Hoofdstuk 5 Juridische planopzet

5.1 Standaard en plansystematiek

Standaard

Deze beheersverordening is opgesteld en ingericht conform de Standaard Vergelijkbare Bestemmingsplannen 2012 (SVBP2012).

Systematiek

Deze beheersverordening betreft een partiële facetherziening van alle binnen de gemeentegrenzen vigerende beheersverordeningen. Deze beheersverordening vervangt enkel alle regelingen ten aanzien van het parkeren.

5.2 Toelichting op de regels

Deze paragraaf bevat een beschrijving van de bestemmingen, waarbij per bestemming het doel of de doeleinden worden aangegeven. Daarnaast wordt in deze paragraaf ingegaan op de overige regels uit de beheersverordening. Conform SVBP2012 zijn de regels onderverdeeld in vier hoofdstukken.

Hoofdstuk 1 Inleidende regels

Artikel 1 Begrippen

In dit artikel is een aantal begrippen verklaard die genoemd worden in de planregels. Dit artikel voorkomt dat er bij de uitvoering van het plan onduidelijkheden ontstaan over de uitleg van bepaalde regelingen.


Artikel 2 Reikwijdte

In dit artikel is geregeld op welke beheersverordeningen en op welke artikelen deze facetherziening van toepassing is. Deze beheersverordening is van toepassing op alle geldende beheersverordeningen in de gemeente Hardenberg.


Hoofdstuk 2 Algemene regels

Artikel 3 Algemene gebruiksregels

Deze bepalingen geven de algemene gebruiksregels die voor het gehele plan van toepassing zijn.


Hoofdstuk 3 Overgangs- en slotregels


Artikel 4 Overgangsrecht

Het overgangsrecht is vastgelegd in de vorm zoals in het Besluit ruimtelijke ordening is voorgeschreven.


Artikel 5 Slotregel
Deze regel bevat de citeerregel van het plan.

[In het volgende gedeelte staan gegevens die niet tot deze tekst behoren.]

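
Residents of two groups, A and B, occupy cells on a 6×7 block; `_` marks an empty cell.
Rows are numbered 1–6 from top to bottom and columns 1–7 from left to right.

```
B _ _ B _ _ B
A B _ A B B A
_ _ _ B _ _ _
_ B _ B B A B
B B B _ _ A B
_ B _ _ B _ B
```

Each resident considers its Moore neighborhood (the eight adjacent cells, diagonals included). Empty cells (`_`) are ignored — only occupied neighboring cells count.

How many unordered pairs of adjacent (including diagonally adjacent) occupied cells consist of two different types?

Scan each occupied cell's neighbors to the right and below (and the two forward diagonals) so each pair is counted once.
Row 1: B(1,1)–A(2,1)≠ B(1,1)–B(2,2)= B(1,4)–A(2,4)≠ B(1,4)–B(2,5)= B(1,7)–A(2,7)≠ B(1,7)–B(2,6)=  → 3/6 unlike.
Row 2: A(2,1)–B(2,2)≠ A(2,4)–B(2,5)≠ A(2,4)–B(3,4)≠ B(2,5)–B(2,6)= B(2,5)–B(3,4)= B(2,6)–A(2,7)≠  → 4/6 unlike.
Row 3: B(3,4)–B(4,4)= B(3,4)–B(4,5)=  → 0/2 unlike.
Row 4: B(4,2)–B(5,2)= B(4,2)–B(5,3)= B(4,2)–B(5,1)= B(4,4)–B(4,5)= B(4,4)–B(5,3)= B(4,5)–A(4,6)≠ B(4,5)–A(5,6)≠ A(4,6)–B(4,7)≠ A(4,6)–A(5,6)= A(4,6)–B(5,7)≠ B(4,7)–B(5,7)= B(4,7)–A(5,6)≠  → 5/12 unlike.
Row 5: B(5,1)–B(5,2)= B(5,1)–B(6,2)= B(5,2)–B(5,3)= B(5,2)–B(6,2)= B(5,3)–B(6,2)= A(5,6)–B(5,7)≠ A(5,6)–B(6,7)≠ A(5,6)–B(6,5)≠ B(5,7)–B(6,7)=  → 3/9 unlike.
Total adjacent occupied pairs: 35; unlike-type pairs: 15.

15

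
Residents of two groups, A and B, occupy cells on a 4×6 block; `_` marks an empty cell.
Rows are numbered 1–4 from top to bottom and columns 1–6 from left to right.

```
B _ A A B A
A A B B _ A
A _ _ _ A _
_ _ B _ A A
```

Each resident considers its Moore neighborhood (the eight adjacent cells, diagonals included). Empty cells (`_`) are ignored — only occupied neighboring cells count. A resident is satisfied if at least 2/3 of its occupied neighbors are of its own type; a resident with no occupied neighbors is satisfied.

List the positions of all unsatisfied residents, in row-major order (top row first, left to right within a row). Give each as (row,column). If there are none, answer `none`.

(1,1), (1,3), (1,4), (1,5), (1,6), (2,2), (2,3), (2,4)

(1,1)B 0/2 not
(1,3)A 2/4 not
(1,4)A 1/4 not
(1,5)B 1/4 not
(1,6)A 1/2 not
(2,1)A 2/3 satisfied
(2,2)A 3/5 not
(2,3)B 1/4 not
(2,4)B 2/5 not
(2,6)A 2/3 satisfied
(3,1)A 2/2 satisfied
(3,5)A 3/4 satisfied
(4,3)B 0/0 satisfied
(4,5)A 2/2 satisfied
(4,6)A 2/2 satisfied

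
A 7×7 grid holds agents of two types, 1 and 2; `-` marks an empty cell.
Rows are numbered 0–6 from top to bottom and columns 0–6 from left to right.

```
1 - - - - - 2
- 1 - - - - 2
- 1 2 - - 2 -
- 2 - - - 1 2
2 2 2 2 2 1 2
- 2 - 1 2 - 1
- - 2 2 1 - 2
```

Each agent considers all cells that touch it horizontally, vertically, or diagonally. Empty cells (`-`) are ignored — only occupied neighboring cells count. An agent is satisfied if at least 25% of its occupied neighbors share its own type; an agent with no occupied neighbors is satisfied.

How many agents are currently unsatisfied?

3

(0,0)1 1/1 ok
(0,6)2 1/1 ok
(1,1)1 2/3 ok
(1,6)2 2/2 ok
(2,1)1 1/3 ok
(2,2)2 1/3 ok
(2,5)2 2/3 ok
(3,1)2 4/5 ok
(3,5)1 1/5 unhappy
(3,6)2 2/4 ok
(4,0)2 3/3 ok
(4,1)2 4/4 ok
(4,2)2 4/5 ok
(4,3)2 3/4 ok
(4,4)2 2/5 ok
(4,5)1 2/6 ok
(4,6)2 1/4 ok
(5,1)2 4/4 ok
(5,3)1 1/7 unhappy
(5,4)2 3/6 ok
(5,6)1 1/3 ok
(6,2)2 2/3 ok
(6,3)2 2/4 ok
(6,4)1 1/3 ok
(6,6)2 0/1 unhappy
Unsatisfied: (3,5), (5,3), (6,6) — 3 in total.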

Hoofdstuk 6 Uitvoerbaarheid

6.1 Economische uitvoerbaarheid

Artikel 6.12 lid 1 van de Wro geeft aan dat de gemeenteraad een exploitatieplan vaststelt voor gronden waarop een bij algemene maatregel van bestuur aangewezen bouwplan is voorgenomen. Bedoelde bouwplannen worden beschreven in artikel 6.2.1 Bro.


Omdat de beheersverordening geen bouwplan mogelijk maakt is de beheersverordening niet exploitatieplanplichtig.


De beheersverordening heeft behoudens interne plankosten van de gemeente geen relevantie voor de economische uitvoerbaarheid.


De beheersverordening is derhalve economisch uitvoerbaar.

6.2 Maatschappelijke uitvoerbaarheid

De Wro kent geen voorbereidingsprocedure voor de beheersverordening. De beheersverordening is vergelijkbaar met andere verordeningen die een gemeente kan vaststellen. Er is in het kader van de beheersverordening geen bezwaar bij de gemeenteraad of beroep bij de bestuursrechter mogelijk. Deze facetbeheersverordening parkeren heeft daarom ook niet als ontwerp ter inzage gelegen.